The Wednesday Pop Culture Rant stood on the corner last night waiting for Teen:The Sequel to emerge from the Panic! at the Disco concert. We have already written about Panic! and Brendon Urie’s wondrous abs elsewhere. We suddenly found ourselves in the middle of a sociological field study.

The tween and teen girls traveled in tight knots discussing how this concert ranked among all the many times they had seen Disco before(General conclusion: This was the most awesome show ever, except maybe that one other concert). The Rant wondered if they had been attending Disco tours since they were zygotes. And who has been funding all these trips and tickets? We especially enjoy when the kids don the t-shirt they just purchased to prove they are at the concert they are currently at.
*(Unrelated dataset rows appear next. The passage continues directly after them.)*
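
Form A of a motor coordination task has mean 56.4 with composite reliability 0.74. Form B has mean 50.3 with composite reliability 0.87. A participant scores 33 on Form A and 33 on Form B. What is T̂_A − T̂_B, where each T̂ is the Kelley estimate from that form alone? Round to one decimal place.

3.8

T̂_A = 0.74(33) + 0.26(56.4) = 39.084
T̂_B = 0.87(33) + 0.13(50.3) = 35.249
T̂_A − T̂_B = 3.835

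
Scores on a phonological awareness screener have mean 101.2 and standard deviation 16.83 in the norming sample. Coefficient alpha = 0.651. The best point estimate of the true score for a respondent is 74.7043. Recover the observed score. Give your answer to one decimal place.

60.5

T̂ = ρX + (1 − ρ)μ  ⇒  X = (T̂ − (1 − ρ)μ) / ρ
X = (74.7043 − 0.349 × 101.2) / 0.651 = (74.7043 − 35.3188) / 0.651 = 39.3855 / 0.651 = 60.500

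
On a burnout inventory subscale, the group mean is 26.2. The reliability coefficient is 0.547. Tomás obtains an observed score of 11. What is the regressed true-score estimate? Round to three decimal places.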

Two girls sitting behind us just couldn’t process the wonder that was Disco. One was crying and the other was imploring her not to cry this time. But she couldn’t help it: she just loves Disco so much. The Rant found ourselves transported back to a time when Elisabeth Shue elicited the same strong emotions, minus the crying. Maybe.

The Rant didn’t think the evening could get much better when we spotted Pretty Boy. PB had way too much going on to be a resident of Tulsa: Perhaps Disco flies him in to give the locals a thrill. PB’s hair appeared to be cut, colored, and styled using some sort proprietary technology not available to the general public. He somehow glided down the street while narrating the evening’s events into an HD video camera. Which he was holding. We have no doubt PB has several million followers on YouTube that hang upon his every word and perfectly coiffed strand of hair. But can you quote Milton, PB, can you? The Rant finds this to be small solace.

On and on the excited kiddies strolled past. We kept waiting for the inevitable appearance of Creepy Guy. You know the one. A little too old for Disco unless he’s there to chaperone the kids. Which he isn’t. Disco T-Shirt just a bit too tight for his paunch. Trying to rock a haircut like PB’s but failing miserably. Couldn’t even find a Creepy Gal to accompany him. Then there he was, right on cue. Complete with jeans tucked into his leather boots. Keep livin’ the dream Creepy Guy.

The Rant may have to start forgoing the music and just set up shop there on the corner. You get all of the entertainment for free with the added bonus of no ringing in your ears.